The rest-client team discovered a vulnerability which has now been fixed in rest-client 1.8.0. https://rubygems.org/gems/rest-client/versions/1.8.0 https://github.com/rest-client/rest-client/issues/369 The problematic behavior was introduced in rest-client 1.6.1: any Set-Cookie headers present in an HTTP 30x redirection response are blindly sent to the redirection target, regardless of domain, path, expiration, or secure cookie settings. All subsequent 1.6.x and 1.7.x releases are affected. Similarly to the issue with python-requests (CVE-2015-2296), the issue could be exploited in the following ways: - If you are the redirection source (i.e. you can make rest-client hit your URL), you can make rest-client perform a request to any third-party domain with cookies of your choosing. This may be useful in performing a session fixation attack. - If you are the redirection target (i.e. you can make a third-party site redirect to your URL), you can steal any cookies set by the third-party redirection.
Created rubygem-rest-client tracking bugs for this issue: Affects: fedora-all [bug 1205294]

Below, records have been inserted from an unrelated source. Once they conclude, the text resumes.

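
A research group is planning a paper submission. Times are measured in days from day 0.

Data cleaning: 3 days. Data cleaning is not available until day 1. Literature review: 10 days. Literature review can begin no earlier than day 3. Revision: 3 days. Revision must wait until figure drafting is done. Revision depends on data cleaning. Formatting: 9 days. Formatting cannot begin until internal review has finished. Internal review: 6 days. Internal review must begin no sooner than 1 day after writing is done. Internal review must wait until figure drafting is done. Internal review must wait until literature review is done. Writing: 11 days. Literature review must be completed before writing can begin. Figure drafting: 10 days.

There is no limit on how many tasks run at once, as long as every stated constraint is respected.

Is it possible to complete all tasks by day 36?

Figure drafting can start immediately at day 0; it finishes at day 10.
Data cleaning waits on its own release at day 1, so it starts at day 1 and finishes at 1 + 3 = day 4.
For revision: figure drafting (finishes day 10); data cleaning (finishes day 4). Taking the maximum gives a start of day 10, and it finishes at 10 + 3 = day 13.
Literature review waits on its own release at day 3, so it starts at day 3 and finishes at 3 + 10 = day 13.
Writing waits on literature review (finishes day 13), so it starts at day 13 and finishes at 13 + 11 = day 24.
For internal review: writing (finishes day 24, plus 1-day gap → day 25); figure drafting (finishes day 10); literature review (finishes day 13). Taking the maximum gives a start of day 25, and it finishes at 25 + 6 = day 31.
Formatting waits on internal review (finishes day 31), so it starts at day 31 and finishes at 31 + 9 = day 40.
The earliest everything can be done is day 40, which is after the deadline of 36, so it is not possible.

No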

Upstream patch: https://github.com/rest-client/rest-client/commit/c215b22bdbcb988dcc40117ff45432b0db25175b
The full patch is three commits: https://github.com/rest-client/rest-client/pull/365.patch
There are two ways this issue can be exploited: - If you are the redirection source (i.e. you can make rest-client hit your URL), you can make rest-client perform a request to any third-party domain with cookies of your choosing. This may be useful in performing a session fixation attack. This means vulnerable product we ship must make request to malicious site (to get fixated cookie) AND upon getting redirect log in to the victim site (using attacker supplied cookie) AND we assume the product uses cookies to authenticate with victim site AND that victim site does not reset session after login (i.e. is vulnerable to session fixation). - If you are the redirection target (i.e. you can make a third-party site redirect to your URL), you can steal any cookies set by the third-party redirection. This means vulnerable product we ship must make a request to vulnerable site AND attacker must arrange vulnerable site redirects to his malicious one AND we assume the product uses cookies to authenticate with victim site. Based on the above analysis, the security implications of this issue are quite minimal.